|Home > Reviews > Other > Men-at-Arms 419: The German Army in World War I (3) 1917-18|
This final part of the trilogy detailing the organization, uniforms and campaigns of the German Army in the Great War, is a fitting end to the series.
Using a fine selection of 40 B&W photos and the now-classic eight pages of color art, the author and the illustrator have teamed up to graphically depict the Imperial German Army in the last year of the war. Unlike the other two books in the series, this one also has a few photos of ordnance, A7V tanks and crew-served weapons, making this a bit more useful to a greater variety of modelers. In fact, it is really quite amazing to learn how many different types of uniforms and how ornate some of them actually were, this late in the war. Apparently, “standardization” is indeed a relative term!
The excellent color art also has a number of very interesting renderings, including an AFV crewman, mortar crewman with his weapon, “Sturmtruppen”, clergyman (a Rabbi), mountain unit personnel, tropical uniformed personnel, medics, officers and various infantrymen. Many of these renderings depict special equipment or weapons, and are far from “run-of-the-mill”. Naturally, these will all serve as excellent references for figure painters. The photo captions are all informative as are the more extended captions that accompany each color plate.
The text is extraordinarily detailed and includes the numbers and names of all extant military divisions and brigades, including whatever type they were as well as whatever titles they may have had. Information on special uniform distinctions is given where applicable. The organization of Army Groups, Armies, Corps, Divisions and Brigades is also detailed, as well as where they were stationed at any given time. A brief history of the various campaigns that were being waged in the last year of the war is also given. The best term to use in describing this part of the book is “statistical density”, courtesy of the late guitarist/composer, Frank Zappa.

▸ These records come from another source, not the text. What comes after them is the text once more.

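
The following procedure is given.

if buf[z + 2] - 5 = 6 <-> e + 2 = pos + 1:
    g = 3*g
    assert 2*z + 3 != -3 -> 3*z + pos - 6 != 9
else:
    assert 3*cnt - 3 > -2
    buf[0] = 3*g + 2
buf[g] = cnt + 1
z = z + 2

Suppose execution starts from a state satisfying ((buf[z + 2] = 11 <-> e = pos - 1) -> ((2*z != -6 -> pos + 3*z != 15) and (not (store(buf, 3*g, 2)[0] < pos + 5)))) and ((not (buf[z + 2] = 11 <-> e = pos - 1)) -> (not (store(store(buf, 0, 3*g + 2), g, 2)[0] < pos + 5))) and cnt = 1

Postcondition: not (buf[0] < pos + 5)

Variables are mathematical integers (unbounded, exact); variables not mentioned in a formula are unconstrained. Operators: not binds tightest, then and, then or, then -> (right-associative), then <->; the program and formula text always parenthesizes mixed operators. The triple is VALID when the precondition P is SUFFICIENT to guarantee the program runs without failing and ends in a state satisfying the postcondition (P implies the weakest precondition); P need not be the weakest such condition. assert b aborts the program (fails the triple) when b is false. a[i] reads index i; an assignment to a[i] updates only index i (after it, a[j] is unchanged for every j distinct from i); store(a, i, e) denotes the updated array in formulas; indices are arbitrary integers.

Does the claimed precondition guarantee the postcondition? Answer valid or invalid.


Working backward. After the program, not (buf[0] < pos + 5) must hold.
Before z := z + 2: not (buf[0] < pos + 5)
Before buf[g] := cnt + 1: not (store(buf, g, cnt + 1)[0] < pos + 5)
Then branch requires (2*z != -6 -> pos + 3*z != 15) and (not (store(buf, 3*g, cnt + 1)[0] < pos + 5)); else branch requires 3*cnt > 1 and (not (store(store(buf, 0, 3*g + 2), g, cnt + 1)[0] < pos + 5)).
Before the if: ((buf[z + 2] = 11 <-> e = pos - 1) -> ((2*z != -6 -> pos + 3*z != 15) and (not (store(buf, 3*g, cnt + 1)[0] < pos + 5)))) and ((not (buf[z + 2] = 11 <-> e = pos - 1)) -> (3*cnt > 1 and (not (store(store(buf, 0, 3*g + 2), g, cnt + 1)[0] < pos + 5))))
The weakest precondition is ((buf[z + 2] = 11 <-> e = pos - 1) -> ((2*z != -6 -> pos + 3*z != 15) and (not (store(buf, 3*g, cnt + 1)[0] < pos + 5)))) and ((not (buf[z + 2] = 11 <-> e = pos - 1)) -> (3*cnt > 1 and (not (store(store(buf, 0, 3*g + 2), g, cnt + 1)[0] < pos + 5)))).
Check whether ((buf[z + 2] = 11 <-> e = pos - 1) -> ((2*z != -6 -> pos + 3*z != 15) and (not (store(buf, 3*g, 2)[0] < pos + 5)))) and ((not (buf[z + 2] = 11 <-> e = pos - 1)) -> (not (store(store(buf, 0, 3*g + 2), g, 2)[0] < pos + 5))) and cnt = 1 implies it.
Every state satisfying the precondition satisfies the weakest precondition: the implication holds.
Answer: valid


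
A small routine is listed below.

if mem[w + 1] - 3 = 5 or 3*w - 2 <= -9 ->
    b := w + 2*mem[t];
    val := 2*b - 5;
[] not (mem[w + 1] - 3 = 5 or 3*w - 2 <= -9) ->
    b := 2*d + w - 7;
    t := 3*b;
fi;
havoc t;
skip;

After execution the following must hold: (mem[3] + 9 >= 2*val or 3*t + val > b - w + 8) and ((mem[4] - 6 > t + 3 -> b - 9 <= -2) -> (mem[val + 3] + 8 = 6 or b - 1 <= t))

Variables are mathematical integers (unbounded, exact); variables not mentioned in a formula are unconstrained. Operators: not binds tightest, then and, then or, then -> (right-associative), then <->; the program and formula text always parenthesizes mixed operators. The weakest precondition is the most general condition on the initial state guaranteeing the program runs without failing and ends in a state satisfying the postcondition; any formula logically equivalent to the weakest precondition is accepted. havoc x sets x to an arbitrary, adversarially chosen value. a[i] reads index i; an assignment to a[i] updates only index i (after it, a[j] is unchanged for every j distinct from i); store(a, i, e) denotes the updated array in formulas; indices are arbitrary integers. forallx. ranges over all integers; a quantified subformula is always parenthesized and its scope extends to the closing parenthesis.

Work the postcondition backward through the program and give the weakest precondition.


Working backward. After the program, the postcondition (mem[3] + 9 >= 2*val or 3*t + val > b - w + 8) and ((mem[4] - 6 > t + 3 -> b - 9 <= -2) -> (mem[val + 3] + 8 = 6 or b - 1 <= t)) must hold; in canonical form it is (mem[3] >= 2*val - 9 or 3*t + val + w > b + 8) and ((mem[4] > t + 9 -> b <= 7) -> (mem[val + 3] = -2 or b <= t + 1)).
Before skip: (mem[3] >= 2*val - 9 or 3*t + val + w > b + 8) and ((mem[4] > t + 9 -> b <= 7) -> (mem[val + 3] = -2 or b <= t + 1))
Before havoc t: forall t_1. ((mem[3] >= 2*val - 9 or 3*t_1 + val + w > b + 8) and ((mem[4] > t_1 + 9 -> b <= 7) -> (mem[val + 3] = -2 or b <= t_1 + 1)))
Then branch requires forall t_1. ((mem[3] >= 8*mem[t] + 4*w - 19 or 2*mem[t] + 3*t_1 + 2*w > 13) and ((mem[4] > t_1 + 9 -> 2*mem[t] + w <= 7) -> (mem[4*mem[t] + 2*w - 2] = -2 or 2*mem[t] + w <= t_1 + 1))); else branch requires forall t_1. ((mem[3] >= 2*val - 9 or 3*t_1 + val > 2*d + 1) and ((mem[4] > t_1 + 9 -> 2*d + w <= 14) -> (mem[val + 3] = -2 or 2*d + w <= t_1 + 8))).
Before the if: ((mem[w + 1] = 8 or 3*w <= -7) -> (forall t_1. ((mem[3] >= 8*mem[t] + 4*w - 19 or 2*mem[t] + 3*t_1 + 2*w > 13) and ((mem[4] > t_1 + 9 -> 2*mem[t] + w <= 7) -> (mem[4*mem[t] + 2*w - 2] = -2 or 2*mem[t] + w <= t_1 + 1))))) and ((not (mem[w + 1] = 8 or 3*w <= -7)) -> (forall t_1. ((mem[3] >= 2*val - 9 or 3*t_1 + val > 2*d + 1) and ((mem[4] > t_1 + 9 -> 2*d + w <= 14) -> (mem[val + 3] = -2 or 2*d + w <= t_1 + 8)))))
Answer: WP = ((mem[w + 1] = 8 or 3*w <= -7) -> (forall t_1. ((mem[3] >= 8*mem[t] + 4*w - 19 or 2*mem[t] + 3*t_1 + 2*w > 13) and ((mem[4] > t_1 + 9 -> 2*mem[t] + w <= 7) -> (mem[4*mem[t] + 2*w - 2] = -2 or 2*mem[t] + w <= t_1 + 1))))) and ((not (mem[w + 1] = 8 or 3*w <= -7)) -> (forall t_1. ((mem[3] >= 2*val - 9 or 3*t_1 + val > 2*d + 1) and ((mem[4] > t_1 + 9 -> 2*d + w <= 14) -> (mem[val + 3] = -2 or 2*d + w <= t_1 + 8)))))


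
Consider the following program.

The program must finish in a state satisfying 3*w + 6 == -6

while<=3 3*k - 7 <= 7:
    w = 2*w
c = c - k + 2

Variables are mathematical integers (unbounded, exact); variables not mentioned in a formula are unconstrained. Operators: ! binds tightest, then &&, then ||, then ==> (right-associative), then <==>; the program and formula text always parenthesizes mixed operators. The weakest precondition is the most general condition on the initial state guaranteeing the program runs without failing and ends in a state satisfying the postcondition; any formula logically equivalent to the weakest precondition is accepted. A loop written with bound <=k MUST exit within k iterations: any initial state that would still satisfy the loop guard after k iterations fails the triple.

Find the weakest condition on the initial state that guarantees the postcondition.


Working backward. After the program, the postcondition 3*w + 6 == -6 must hold; in canonical form it is 3*w == -12.
Before c := c - k + 2: 3*w == -12
Before the loop (bound <=3), unroll the exhaustion recursion (WP_0 = exit-now case; WP_j = one more guarded iteration, up to j = 3):
  WP_0: (!(3*k <= 14)) && 3*w == -12
  WP_1: (3*k <= 14 ==> ((!(3*k <= 14)) && 6*w == -12)) && ((!(3*k <= 14)) ==> 3*w == -12)
  WP_2: (3*k <= 14 ==> ((3*k <= 14 ==> ((!(3*k <= 14)) && 12*w == -12)) && ((!(3*k <= 14)) ==> 6*w == -12))) && ((!(3*k <= 14)) ==> 3*w == -12)
  WP_3: (3*k <= 14 ==> ((3*k <= 14 ==> ((3*k <= 14 ==> ((!(3*k <= 14)) && 24*w == -12)) && ((!(3*k <= 14)) ==> 12*w == -12))) && ((!(3*k <= 14)) ==> 6*w == -12))) && ((!(3*k <= 14)) ==> 3*w == -12)
So before the loop: (3*k <= 14 ==> ((3*k <= 14 ==> ((3*k <= 14 ==> ((!(3*k <= 14)) && 24*w == -12)) && ((!(3*k <= 14)) ==> 12*w == -12))) && ((!(3*k <= 14)) ==> 6*w == -12))) && ((!(3*k <= 14)) ==> 3*w == -12)
Answer: WP = (3*k <= 14 ==> ((3*k <= 14 ==> ((3*k <= 14 ==> ((!(3*k <= 14)) && 24*w == -12)) && ((!(3*k <= 14)) ==> 12*w == -12))) && ((!(3*k <= 14)) ==> 6*w == -12))) && ((!(3*k <= 14)) ==> 3*w == -12)


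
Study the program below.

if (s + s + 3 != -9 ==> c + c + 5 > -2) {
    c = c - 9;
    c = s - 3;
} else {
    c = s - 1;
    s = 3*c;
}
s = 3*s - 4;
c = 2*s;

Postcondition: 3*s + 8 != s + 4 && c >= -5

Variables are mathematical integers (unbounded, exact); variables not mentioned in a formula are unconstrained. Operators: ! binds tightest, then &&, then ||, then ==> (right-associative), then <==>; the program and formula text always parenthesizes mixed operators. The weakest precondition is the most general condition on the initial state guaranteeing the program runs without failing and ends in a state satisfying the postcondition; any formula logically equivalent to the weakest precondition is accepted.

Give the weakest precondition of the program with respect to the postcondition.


Working backward. After the program, the postcondition 3*s + 8 != s + 4 && c >= -5 must hold; in canonical form it is 2*s != -4 && c >= -5.
Before c := 2*s: 2*s != -4 && 2*s >= -5
Before s := 3*s - 4: 6*s != 4 && 6*s >= 3
Then branch requires 6*s != 4 && 6*s >= 3; else branch requires 18*s != 22 && 18*s >= 21.
Before the if: ((2*s != -12 ==> 2*c > -7) ==> (6*s != 4 && 6*s >= 3)) && ((!(2*s != -12 ==> 2*c > -7)) ==> (18*s != 22 && 18*s >= 21))
Answer: WP = ((2*s != -12 ==> 2*c > -7) ==> (6*s != 4 && 6*s >= 3)) && ((!(2*s != -12 ==> 2*c > -7)) ==> (18*s != 22 && 18*s >= 21))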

Finally, the remainder of the text is devoted to describing the various types of uniforms in use by officers, enlisted men and civilian bureaucrats who were required to wear uniforms. These are further broken down to cover the traditional arms such as infantry, cavalry, artillery, engineer, alpine, labor, veterinary, police and supply units, as well as the newer additions in the first mechanized war, such as tank, automobile, flying and communications units. Orders and decorations are also described as are the insignia of special units.
As I have said before, the only limitations regarding the usefulness of a book such as this to modelers, is the relatively tiny amount of vehicle, ordnance and figure kits available from this fascinating era. Manufacturers, please take note!